COVID-19 update: Aden and Taiz run out of testing kits as suspected COVID-19 cases soar in Yemen

[ ]
Medical facilities in Aden and Taiz have run out of COVID-19 test kits, an official in the government’s National Emergency Committee for Coronavirus told Almasdar Online on Friday, as the number of deaths from unconfirmed causes spikes in Aden.
Yemen’s National Emergency Committee for Coronavirus reported 18 new confirmed cases of COVID-19 on Saturday, including 10 cases in Aden governorate and six cases in Lahj governorate, and three deaths. This brings the total number of confirmed cases to 122 in government-controlled territory, with only four additional COVID-19 cases officially acknowledged by the Houthis in areas under their control, two of which were announced by the Sana’a-based Ministry of Health on Saturday morning.
However, the real number of COVID-19 cases in Yemen is believed to be much larger. In Houthi-controlled territories, Almasdar Online has uncovered an extensive and coordinated effort by the de-facto authorities to conceal over 100 confirmed cases of COVID-19.
In Aden, the daily death rate for all causes of death has spiked manifold, and the head of the government department tasked with issuing burial permits in Yemen’s interim capital of Aden announced that his department had logged more than 600 deaths from largely unknown cases in the first two weeks of May.
Medical professionals and health officials say they do not have sufficient equipment or capacity to properly test suspected cases, and many individuals suspected of being infected with COVID-19 have reportedly been turned away from hospitals in Aden and other governorates.
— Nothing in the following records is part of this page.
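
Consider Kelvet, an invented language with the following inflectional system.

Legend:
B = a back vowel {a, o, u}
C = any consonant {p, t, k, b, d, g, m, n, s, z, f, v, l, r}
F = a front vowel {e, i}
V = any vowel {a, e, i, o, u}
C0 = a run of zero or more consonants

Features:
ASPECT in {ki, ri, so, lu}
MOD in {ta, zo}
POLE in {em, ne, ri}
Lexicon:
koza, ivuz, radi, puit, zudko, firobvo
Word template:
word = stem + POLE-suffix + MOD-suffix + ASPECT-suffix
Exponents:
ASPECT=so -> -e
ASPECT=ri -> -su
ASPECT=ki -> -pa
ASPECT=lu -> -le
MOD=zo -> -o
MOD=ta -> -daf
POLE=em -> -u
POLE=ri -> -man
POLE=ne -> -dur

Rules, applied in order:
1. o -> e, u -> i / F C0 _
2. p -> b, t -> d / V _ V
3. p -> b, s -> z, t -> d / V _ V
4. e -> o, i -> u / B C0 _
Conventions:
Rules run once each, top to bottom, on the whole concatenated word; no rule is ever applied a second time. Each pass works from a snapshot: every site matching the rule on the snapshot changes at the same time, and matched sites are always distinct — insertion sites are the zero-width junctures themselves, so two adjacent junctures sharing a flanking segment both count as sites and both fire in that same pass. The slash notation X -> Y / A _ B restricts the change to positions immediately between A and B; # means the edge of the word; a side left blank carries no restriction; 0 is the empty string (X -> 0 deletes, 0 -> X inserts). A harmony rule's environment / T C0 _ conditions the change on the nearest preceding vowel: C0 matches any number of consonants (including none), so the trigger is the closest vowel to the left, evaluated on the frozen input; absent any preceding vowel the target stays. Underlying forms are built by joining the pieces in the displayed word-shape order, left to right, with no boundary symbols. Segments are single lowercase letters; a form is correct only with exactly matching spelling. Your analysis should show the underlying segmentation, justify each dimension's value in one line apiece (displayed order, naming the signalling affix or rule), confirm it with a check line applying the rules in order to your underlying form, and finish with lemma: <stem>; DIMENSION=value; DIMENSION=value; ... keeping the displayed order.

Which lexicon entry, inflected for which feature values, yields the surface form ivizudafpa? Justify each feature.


underlying: ivuz-u-daf-pa
ASPECT=ki - signalled by the affix -pa
MOD=ta - signalled by the affix -daf
POLE=em - signalled by the affix -u
check: ivuzudafpa -> ivizudafpa -> ivizudafpa -> ivizudafpa -> ivizudafpa
lemma: ivuz; ASPECT=ki; MOD=ta; POLE=em


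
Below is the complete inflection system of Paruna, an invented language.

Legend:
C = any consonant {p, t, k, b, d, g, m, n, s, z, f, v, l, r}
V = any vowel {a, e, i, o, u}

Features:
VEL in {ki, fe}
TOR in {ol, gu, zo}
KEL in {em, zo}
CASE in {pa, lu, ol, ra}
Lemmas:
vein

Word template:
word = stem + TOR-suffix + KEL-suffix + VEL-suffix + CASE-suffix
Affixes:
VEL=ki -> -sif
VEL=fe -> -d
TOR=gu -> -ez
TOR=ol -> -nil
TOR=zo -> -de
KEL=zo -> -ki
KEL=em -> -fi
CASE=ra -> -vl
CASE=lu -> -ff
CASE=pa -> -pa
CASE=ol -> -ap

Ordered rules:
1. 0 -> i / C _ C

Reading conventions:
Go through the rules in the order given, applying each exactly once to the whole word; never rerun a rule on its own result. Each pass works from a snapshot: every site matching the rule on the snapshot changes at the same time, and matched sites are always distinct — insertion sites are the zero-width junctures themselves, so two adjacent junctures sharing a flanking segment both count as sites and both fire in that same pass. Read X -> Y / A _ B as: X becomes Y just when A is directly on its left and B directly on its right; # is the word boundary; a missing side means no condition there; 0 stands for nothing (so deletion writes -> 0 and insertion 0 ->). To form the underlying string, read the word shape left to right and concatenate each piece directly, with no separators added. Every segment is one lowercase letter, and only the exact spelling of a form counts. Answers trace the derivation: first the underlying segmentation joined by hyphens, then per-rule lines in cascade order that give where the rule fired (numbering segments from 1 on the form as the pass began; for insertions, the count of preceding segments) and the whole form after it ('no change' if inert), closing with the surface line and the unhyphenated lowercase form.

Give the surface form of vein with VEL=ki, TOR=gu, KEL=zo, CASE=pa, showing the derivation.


underlying: vein-ez-ki-sif-pa
1. 0 -> i / C _ C: inserts after position(s) 6, 11: veinezikisifipa
surface: veinezikisifipa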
On Friday, an official in the government’s National Emergency Committee for Coronavirus told Almasdar Online that medical facilities, including quarantine centers, in Aden and Taiz governorates have run out of COVID-19 testing kits.
The official appealed to the World Health Organization (WHO) to swiftly hand over a share of the testing supplies that had arrived in Sana’a earlier in the week, in order for them to be used in Aden and Taiz, and called for a reassessment of the distribution method for coronavirus testing kits and personal protective equipment (PPE) for workers in quarantine centers, based on the needs of each governorate.
“Since the ability to conduct COVID-19 detection tests in Yemen is very limited, it is impossible to know the full extent of the spread of the virus,” Médecins Sans Frontières (MSF) said in a statement on Friday.
The international NGO, which runs the COVID-19 treatment centre in Al-Amal Hospital in Aden, added that “what we see in Aden is that some people come to the hospital late, making their treatment more difficult.”